Rochelle Walensky is the director of Centers for Disease Control and Prevention. She opposes legislation that would require Senate approval for future CDC directors.
However, Republican Senator Richard Burr (N.C.), made it clear that he doesn’t care what she thinks.
What’s Walensky’s problem?
Walensky is lobbying Congress for changes to the PREVENT Pandemics Bill, a bipartisan bill which could be passed this month in the lame duck session.
Roll Call says that one of the problems she has with the bill is a provision that would make the CDC director a government position that requires the approval of the U.S. Senate. It would first affect her successor if it were to be passed.
Walensky stated that it was possible to imagine that this could have taken a long time due to the politicization at CDC.
Burr, however, is the Senate Health, Education, Labor and Pensions Committee’s ranking member. He doesn’t care what Walensky thinks.
Walensky expressed concern to Burr, who replied with “Tough S**t” “We urgently need to reform CDC. … This is a small thing compared to the things we should be doing.”
The provision was also supported by Sen.

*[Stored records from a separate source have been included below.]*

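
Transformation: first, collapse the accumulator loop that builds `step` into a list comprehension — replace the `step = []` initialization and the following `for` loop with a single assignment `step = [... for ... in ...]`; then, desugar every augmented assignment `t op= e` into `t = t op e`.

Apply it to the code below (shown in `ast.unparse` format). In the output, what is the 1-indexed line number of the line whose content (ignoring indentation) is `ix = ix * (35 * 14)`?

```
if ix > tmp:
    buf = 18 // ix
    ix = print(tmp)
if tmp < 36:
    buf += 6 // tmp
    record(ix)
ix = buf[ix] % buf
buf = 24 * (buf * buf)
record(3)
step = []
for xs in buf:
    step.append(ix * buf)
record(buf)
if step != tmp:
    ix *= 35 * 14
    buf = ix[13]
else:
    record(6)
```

Transformed code:
if ix > tmp:
    buf = 18 // ix
    ix = print(tmp)
if tmp < 36:
    buf = buf + 6 // tmp
    record(ix)
ix = buf[ix] % buf
buf = 24 * (buf * buf)
record(3)
step = [ix * buf for xs in buf]
record(buf)
if step != tmp:
    ix = ix * (35 * 14)
    buf = ix[13]
else:
    record(6)

13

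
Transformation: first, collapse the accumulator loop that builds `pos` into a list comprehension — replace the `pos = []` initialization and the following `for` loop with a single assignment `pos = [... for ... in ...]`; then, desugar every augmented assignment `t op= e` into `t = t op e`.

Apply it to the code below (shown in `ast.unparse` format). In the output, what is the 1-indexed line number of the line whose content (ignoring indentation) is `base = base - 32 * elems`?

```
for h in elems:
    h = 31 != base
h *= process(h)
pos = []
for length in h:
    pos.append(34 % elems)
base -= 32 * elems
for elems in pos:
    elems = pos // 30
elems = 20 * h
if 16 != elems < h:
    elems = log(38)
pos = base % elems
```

Transformed code:
for h in elems:
    h = 31 != base
h = h * process(h)
pos = [34 % elems for length in h]
base = base - 32 * elems
for elems in pos:
    elems = pos // 30
elems = 20 * h
if 16 != elems < h:
    elems = log(38)
pos = base % elems

5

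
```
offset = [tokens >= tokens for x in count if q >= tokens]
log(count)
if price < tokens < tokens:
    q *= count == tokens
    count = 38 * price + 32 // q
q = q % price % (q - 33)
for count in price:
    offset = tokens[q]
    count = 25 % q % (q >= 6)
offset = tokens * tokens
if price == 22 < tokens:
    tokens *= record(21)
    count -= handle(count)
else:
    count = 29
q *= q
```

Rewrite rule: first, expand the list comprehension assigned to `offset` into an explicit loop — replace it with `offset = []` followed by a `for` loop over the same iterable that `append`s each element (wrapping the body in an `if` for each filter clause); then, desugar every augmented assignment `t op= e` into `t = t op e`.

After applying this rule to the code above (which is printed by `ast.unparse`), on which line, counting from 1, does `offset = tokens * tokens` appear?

Transformed code:
offset = []
for x in count:
    if q >= tokens:
        offset.append(tokens >= tokens)
log(count)
if price < tokens < tokens:
    q = q * (count == tokens)
    count = 38 * price + 32 // q
q = q % price % (q - 33)
for count in price:
    offset = tokens[q]
    count = 25 % q % (q >= 6)
offset = tokens * tokens
if price == 22 < tokens:
    tokens = tokens * record(21)
    count = count - handle(count)
else:
    count = 29
q = q * q

13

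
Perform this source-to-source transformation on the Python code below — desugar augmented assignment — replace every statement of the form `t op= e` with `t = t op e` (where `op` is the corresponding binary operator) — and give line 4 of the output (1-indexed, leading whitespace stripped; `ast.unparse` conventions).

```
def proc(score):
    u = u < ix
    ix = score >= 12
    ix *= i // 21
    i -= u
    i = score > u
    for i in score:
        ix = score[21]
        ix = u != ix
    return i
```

ix = ix * (i // 21)

Transformed code:
def proc(score):
    u = u < ix
    ix = score >= 12
    ix = ix * (i // 21)
    i = i - u
    i = score > u
    for i in score:
        ix = score[21]
        ix = u != ix
    return i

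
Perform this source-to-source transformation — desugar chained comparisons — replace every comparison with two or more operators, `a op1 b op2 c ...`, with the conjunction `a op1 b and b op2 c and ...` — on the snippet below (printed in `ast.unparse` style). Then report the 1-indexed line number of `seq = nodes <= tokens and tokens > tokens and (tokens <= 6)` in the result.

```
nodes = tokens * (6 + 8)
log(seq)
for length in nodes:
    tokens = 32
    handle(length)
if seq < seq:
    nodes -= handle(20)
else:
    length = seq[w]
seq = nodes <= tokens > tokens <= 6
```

Transformed code:
nodes = tokens * (6 + 8)
log(seq)
for length in nodes:
    tokens = 32
    handle(length)
if seq < seq:
    nodes -= handle(20)
else:
    length = seq[w]
seq = nodes <= tokens and tokens > tokens and (tokens <= 6)

10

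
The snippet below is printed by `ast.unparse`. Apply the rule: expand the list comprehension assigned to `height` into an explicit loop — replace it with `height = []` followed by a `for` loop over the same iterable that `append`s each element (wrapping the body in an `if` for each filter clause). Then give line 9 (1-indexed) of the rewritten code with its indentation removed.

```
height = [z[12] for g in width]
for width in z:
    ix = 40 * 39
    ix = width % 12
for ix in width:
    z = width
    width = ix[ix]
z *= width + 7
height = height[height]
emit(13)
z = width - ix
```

Transformed code:
height = []
for g in width:
    height.append(z[12])
for width in z:
    ix = 40 * 39
    ix = width % 12
for ix in width:
    z = width
    width = ix[ix]
z *= width + 7
height = height[height]
emit(13)
z = width - ix

width = ix[ix]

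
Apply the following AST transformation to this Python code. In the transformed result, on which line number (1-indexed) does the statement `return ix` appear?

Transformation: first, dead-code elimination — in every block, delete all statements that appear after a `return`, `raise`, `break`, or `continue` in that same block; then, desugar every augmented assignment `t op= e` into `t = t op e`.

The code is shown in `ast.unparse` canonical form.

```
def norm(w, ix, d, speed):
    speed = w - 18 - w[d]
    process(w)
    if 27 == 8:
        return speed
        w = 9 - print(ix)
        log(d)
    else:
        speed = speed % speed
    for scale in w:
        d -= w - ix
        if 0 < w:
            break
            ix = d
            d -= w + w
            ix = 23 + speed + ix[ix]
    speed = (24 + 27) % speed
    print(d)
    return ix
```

Transformed code:
def norm(w, ix, d, speed):
    speed = w - 18 - w[d]
    process(w)
    if 27 == 8:
        return speed
    else:
        speed = speed % speed
    for scale in w:
        d = d - (w - ix)
        if 0 < w:
            break
    speed = (24 + 27) % speed
    print(d)
    return ix

14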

Patty Murray (D. Wash.), who is the chairwoman of that committee.
Murray’s representative told Roll Call that the provision requiring Senate confirmation of the CDC director would not apply to the current director. “It would treat the CDC director the way other key positions in the department are already confirmed by the Senate.”
Do you have any other suggestions?
Walensky is not only lobbying against the confirmation of the CDC director by the Senate, but she is also urging Congress for the extension of the CDC’s data collection powers.
The public health emergency relating to COVID-19 has been renewed by the Biden administration multiple times. It will eventually expire. Roll Call explained that the CDC will have to cease asking for data from the state on surveillance, testing and hospitalizations for a certain period after an emergency.
Walensky wants Congress to expand the CDC’s data collection powers, all in the name, of informing the general public.
She said that if we don’t obtain surveillance data or testing data at the speed that we have been getting them, and with the same transparency, we might not be able report on these sorts of things.” This was referring to COVID’s impact on the community.